Gregg Kelley, CEO do California Olive Ranch, sabe que a indústria do azeite está com problemas, mas vê sinais de esperança para um futuro melhor. Falando hoje na conferência do New York International Olive Oil Competition, Kelley disse que a indústria está preocupada com a falta de conhecimento do consumidor e “ameaças competitivas silenciosas”, mas há indícios de grande potencial de crescimento.

"Os consumidores não sabem sobre a qualidade dos azeites colocados na frente deles" e, por causa disso, o preço, e não a qualidade, é o principal fator nas vendas, disse Kelley. Listando as marcas de azeite de oliva mais vendidas nos EUA, Kelley pediu a outros produtores que comparecessem ao público do evento esgotado se eles poderiam igualar os preços dos rótulos populares. “Alguém aqui pode colocar meio litro de azeite no mercado por $ 2.81? Acho que não. Nem nós podemos.

Kelley explicou que sem um entendimento suficiente das diferenças de qualidade, as pessoas compram o que está à venda ou compram marcas familiares. Ele acrescentou que os consumidores estão comprando cada vez mais marcas próprias porque "não enxergam a diferença entre elas e as grandes marcas".

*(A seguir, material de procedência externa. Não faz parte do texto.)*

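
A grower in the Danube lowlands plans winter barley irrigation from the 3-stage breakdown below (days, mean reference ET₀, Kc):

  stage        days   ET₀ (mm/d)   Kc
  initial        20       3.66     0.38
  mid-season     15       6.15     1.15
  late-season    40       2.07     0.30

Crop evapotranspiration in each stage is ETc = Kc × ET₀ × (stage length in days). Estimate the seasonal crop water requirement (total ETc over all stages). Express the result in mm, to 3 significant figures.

initial: 0.38 × 3.66 × 20 = 27.82 mm
mid-season: 1.15 × 6.15 × 15 = 106.09 mm
late-season: 0.30 × 2.07 × 40 = 24.84 mm
Seasonal total = 158.75 mm

159 mm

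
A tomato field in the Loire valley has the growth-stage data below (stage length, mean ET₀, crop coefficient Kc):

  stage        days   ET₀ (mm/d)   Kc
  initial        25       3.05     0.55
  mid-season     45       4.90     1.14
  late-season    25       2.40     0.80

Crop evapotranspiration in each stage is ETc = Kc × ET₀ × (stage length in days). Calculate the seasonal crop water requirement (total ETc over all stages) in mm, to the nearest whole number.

initial: 0.55 × 3.05 × 25 = 41.94 mm
mid-season: 1.14 × 4.90 × 45 = 251.37 mm
late-season: 0.80 × 2.40 × 25 = 48.00 mm
Seasonal total = 341.31 mm

341 mm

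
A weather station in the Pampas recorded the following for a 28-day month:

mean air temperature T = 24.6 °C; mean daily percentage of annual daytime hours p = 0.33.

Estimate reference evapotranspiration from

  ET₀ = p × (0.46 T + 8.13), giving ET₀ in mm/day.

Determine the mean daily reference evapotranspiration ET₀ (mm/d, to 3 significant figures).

6.42 mm/d

ET₀ = 0.33 × (0.46 × 24.6 + 8.13) = 0.33 × 19.446 = 6.4172 mm/d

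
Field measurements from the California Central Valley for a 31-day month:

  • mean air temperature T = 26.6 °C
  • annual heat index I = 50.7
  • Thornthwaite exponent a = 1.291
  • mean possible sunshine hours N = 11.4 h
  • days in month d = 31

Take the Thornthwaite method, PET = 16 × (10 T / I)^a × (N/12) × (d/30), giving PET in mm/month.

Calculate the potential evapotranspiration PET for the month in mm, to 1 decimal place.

10T/I = 10 × 26.6 / 50.7 = 5.2465
(10T/I)^a = 5.2465^1.291 = 8.4987
Uncorrected PET = 16 × 8.4987 = 135.979 mm
Correction = (N/12)(d/30) = (11.4/12)(31/30) = 0.9817
PET = 135.979 × 0.9817 = 133.491 mm/month

133.5 mm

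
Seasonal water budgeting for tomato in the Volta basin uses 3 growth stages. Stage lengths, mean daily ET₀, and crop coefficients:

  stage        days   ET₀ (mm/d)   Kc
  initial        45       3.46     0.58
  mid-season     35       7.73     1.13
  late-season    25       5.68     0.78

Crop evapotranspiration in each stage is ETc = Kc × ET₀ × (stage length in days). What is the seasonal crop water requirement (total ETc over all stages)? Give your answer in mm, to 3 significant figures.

initial: 0.58 × 3.46 × 45 = 90.31 mm
mid-season: 1.13 × 7.73 × 35 = 305.72 mm
late-season: 0.78 × 5.68 × 25 = 110.76 mm
Seasonal total = 506.79 mm

507 mm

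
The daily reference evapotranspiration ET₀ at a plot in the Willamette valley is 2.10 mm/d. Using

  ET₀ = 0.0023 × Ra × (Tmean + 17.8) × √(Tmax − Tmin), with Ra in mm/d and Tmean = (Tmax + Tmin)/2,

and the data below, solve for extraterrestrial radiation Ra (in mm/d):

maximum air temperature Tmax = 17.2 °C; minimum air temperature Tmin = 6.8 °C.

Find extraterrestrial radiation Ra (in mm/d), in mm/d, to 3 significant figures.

9.50 mm/d

Tmean = 12.00 °C; √ΔT = 3.2249
Ra = ET₀ / [0.0023 × (Tmean+17.8) × √ΔT] = 2.10 / (0.0023 × 29.80 × 3.2249) = 9.501 mm/d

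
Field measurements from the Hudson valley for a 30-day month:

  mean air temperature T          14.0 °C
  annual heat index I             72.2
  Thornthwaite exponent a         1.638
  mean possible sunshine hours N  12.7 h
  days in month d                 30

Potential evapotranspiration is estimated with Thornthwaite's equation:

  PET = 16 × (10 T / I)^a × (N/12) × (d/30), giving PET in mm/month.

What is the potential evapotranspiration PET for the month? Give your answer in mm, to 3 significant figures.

10T/I = 10 × 14.0 / 72.2 = 1.9391
(10T/I)^a = 1.9391^1.638 = 2.9586
Uncorrected PET = 16 × 2.9586 = 47.338 mm
Correction = (N/12)(d/30) = (12.7/12)(30/30) = 1.0583
PET = 47.338 × 1.0583 = 50.098 mm/month

50.1 mm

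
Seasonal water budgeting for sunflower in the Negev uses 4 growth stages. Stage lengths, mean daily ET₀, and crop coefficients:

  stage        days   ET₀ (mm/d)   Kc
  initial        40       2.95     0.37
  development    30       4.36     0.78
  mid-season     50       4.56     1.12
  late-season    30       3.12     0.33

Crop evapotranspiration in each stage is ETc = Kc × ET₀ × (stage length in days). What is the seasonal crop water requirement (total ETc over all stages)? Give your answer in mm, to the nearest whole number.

initial: 0.37 × 2.95 × 40 = 43.66 mm
development: 0.78 × 4.36 × 30 = 102.02 mm
mid-season: 1.12 × 4.56 × 50 = 255.36 mm
late-season: 0.33 × 3.12 × 30 = 30.89 mm
Seasonal total = 431.93 mm

432 mm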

Outro problema enfrentado pela indústria é uma ameaça competitiva de outros tipos de produtores de petrazeite, disse Kelley. Ele afirmou que as taxas de consumo de azeite de coco e abacate estão "indo pelo telhado" e que os produtores de azeites de milho e sementes estão modificando geneticamente seus produtos para permitir que eles sejam comercializados como "tão saudáveis ​​quanto o azeite de oliva".

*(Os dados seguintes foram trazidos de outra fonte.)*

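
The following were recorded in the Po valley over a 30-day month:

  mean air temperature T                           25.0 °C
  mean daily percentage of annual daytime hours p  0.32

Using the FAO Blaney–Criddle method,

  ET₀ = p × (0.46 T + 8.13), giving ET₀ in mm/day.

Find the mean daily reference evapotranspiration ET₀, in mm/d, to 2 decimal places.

6.28 mm/d

ET₀ = 0.32 × (0.46 × 25.0 + 8.13) = 0.32 × 19.630 = 6.2816 mm/d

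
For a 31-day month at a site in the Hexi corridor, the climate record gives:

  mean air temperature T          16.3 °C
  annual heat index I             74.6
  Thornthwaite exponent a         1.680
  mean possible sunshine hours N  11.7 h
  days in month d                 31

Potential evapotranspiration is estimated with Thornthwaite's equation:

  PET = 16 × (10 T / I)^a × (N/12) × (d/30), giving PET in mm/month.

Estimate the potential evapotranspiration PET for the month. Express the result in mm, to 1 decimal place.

59.9 mm

10T/I = 10 × 16.3 / 74.6 = 2.1850
(10T/I)^a = 2.1850^1.680 = 3.7177
Uncorrected PET = 16 × 3.7177 = 59.483 mm
Correction = (N/12)(d/30) = (11.7/12)(31/30) = 1.0075
PET = 59.483 × 1.0075 = 59.929 mm/month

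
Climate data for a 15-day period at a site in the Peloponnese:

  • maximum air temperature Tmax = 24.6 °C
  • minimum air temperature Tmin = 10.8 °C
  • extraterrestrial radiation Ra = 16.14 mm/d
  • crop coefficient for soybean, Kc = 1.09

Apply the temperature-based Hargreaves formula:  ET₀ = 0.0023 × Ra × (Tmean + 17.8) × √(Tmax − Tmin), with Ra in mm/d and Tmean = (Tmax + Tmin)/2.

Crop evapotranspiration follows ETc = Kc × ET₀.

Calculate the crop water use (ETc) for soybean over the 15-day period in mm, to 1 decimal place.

80.0 mm

Tmean = (24.6 + 10.8)/2 = 17.70 °C
ET₀ = 0.0023 × 16.14 × (17.70 + 17.8) × √13.8 = 0.0023 × 16.14 × 35.50 × 3.7148 = 4.8955 mm/d
ETc = Kc × ET₀ = 1.09 × 4.8955 = 5.3361 mm/d
Over 15 days: 5.3361 × 15 = 80.042 mm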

Apesar dos problemas da indústria, Kelley está otimista sobre o futuro do negócio de azeite. Depois de analisar o consumo de azeite por país, Kelley concluiu que os consumidores norte-americanos deveriam comprar três vezes mais azeite do que atualmente. Ele prevê que ocorrerá um grande crescimento no consumo e que os consumidores instruídos estarão dispostos a pagar preços mais altos pelo petrazeite de qualidade.

Kelley comparou a indústria do azeite a outras tendências do movimento de alimentos que começaram na Califórnia e acabaram revolucionando suas indústrias. Ele observou que Alice Waters estimulou a comida orgânica e a fazenda a movimentar os movimentos que se espalharam pelo resto do país. O advento da indústria vitivinícola californiana e seu produto de qualidade dobraram as taxas de consumo de vinho nos EUA. E, quando um produtor mandarim da Califórnia decidiu vender tangerinas “Cuties”, as vendas mandarinas “subiram para um nível que ninguém pensaria ser possível há dez anos, Disse Kelley.

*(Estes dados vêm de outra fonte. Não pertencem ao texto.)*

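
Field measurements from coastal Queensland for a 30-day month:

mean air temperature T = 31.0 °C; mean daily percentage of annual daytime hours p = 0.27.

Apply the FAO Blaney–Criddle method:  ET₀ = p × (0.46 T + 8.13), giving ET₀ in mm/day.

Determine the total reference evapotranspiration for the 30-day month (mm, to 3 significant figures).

ET₀ = 0.27 × (0.46 × 31.0 + 8.13) = 0.27 × 22.390 = 6.0453 mm/d
Monthly total = 6.0453 × 30 = 181.359 mm

181 mm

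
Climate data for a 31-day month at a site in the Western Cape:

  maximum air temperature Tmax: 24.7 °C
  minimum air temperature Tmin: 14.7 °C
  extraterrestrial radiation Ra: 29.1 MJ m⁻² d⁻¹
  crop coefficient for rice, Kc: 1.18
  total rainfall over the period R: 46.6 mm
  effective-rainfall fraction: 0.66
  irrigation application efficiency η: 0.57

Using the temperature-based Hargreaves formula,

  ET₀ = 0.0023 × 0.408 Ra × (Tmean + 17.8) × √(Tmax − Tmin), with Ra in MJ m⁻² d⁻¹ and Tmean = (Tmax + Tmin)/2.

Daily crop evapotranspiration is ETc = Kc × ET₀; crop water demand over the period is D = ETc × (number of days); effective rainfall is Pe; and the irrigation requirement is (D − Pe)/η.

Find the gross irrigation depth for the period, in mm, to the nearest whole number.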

As mudanças fundamentais nas indústrias de alimentos não beneficiaram apenas os produtores dos EUA, mas também os produtores internacionais que também viram o crescimento do consumo. "A maré alta tem flutuado todos os barcos."

O ingrediente secreto que permitirá que a indústria de azeite tenha sucesso semelhante às indústrias de vinho e tangerina é a educação do consumidor, explicou Kelley. Os consumidores precisam entender o que constitui um azeite melhor e como isso vai melhorar suas vidas e valer o dinheiro extra, acrescentou Kelley.

Kelley, o executivo-chefe da maior produtora americana de azeite, descreveu como a Starbucks mudou a face do consumo de café nos Estados Unidos "oferecendo aos consumidores uma experiência e educação", e que a indústria do azeite pode oferecer aos consumidores uma educação e apreciação pelo azeite.

Evidências dos “brotos verdes de mudanças fundamentais” no mundo do azeite já estão aqui, disse Kelley. Embora o crescimento coletivo nas vendas de varejo de marcas líderes nos EUA tenha sido apenas cerca de um por cento ao ano, algumas marcas norte-americanas que estão produzindo produtos de qualidade e transparentes sobre a qualidade têm percebido um crescimento substancial, explicou Kelley. Ele citou a taxa de crescimento anual 50 do California Olive Ranch, o crescimento percentual de 18 da Lucini e a taxa de crescimento de dois dígitos da O-Live no Chile como exemplos da mudança.

A educação do consumidor é a chave. Empresas como a Veronica Foods e a We Olive estão oferecendo azeites de todo o mundo e experiências com azeite de oliva que são essenciais para o crescimento da indústria, disse Kelley. Sua própria empresa participa de eventos de degustação e trabalha extensivamente com intermediários e varejistas. Kelley acredita que a missão dos produtores da Califórnia é "mostrar aos americanos o sabor do azeite de oliva".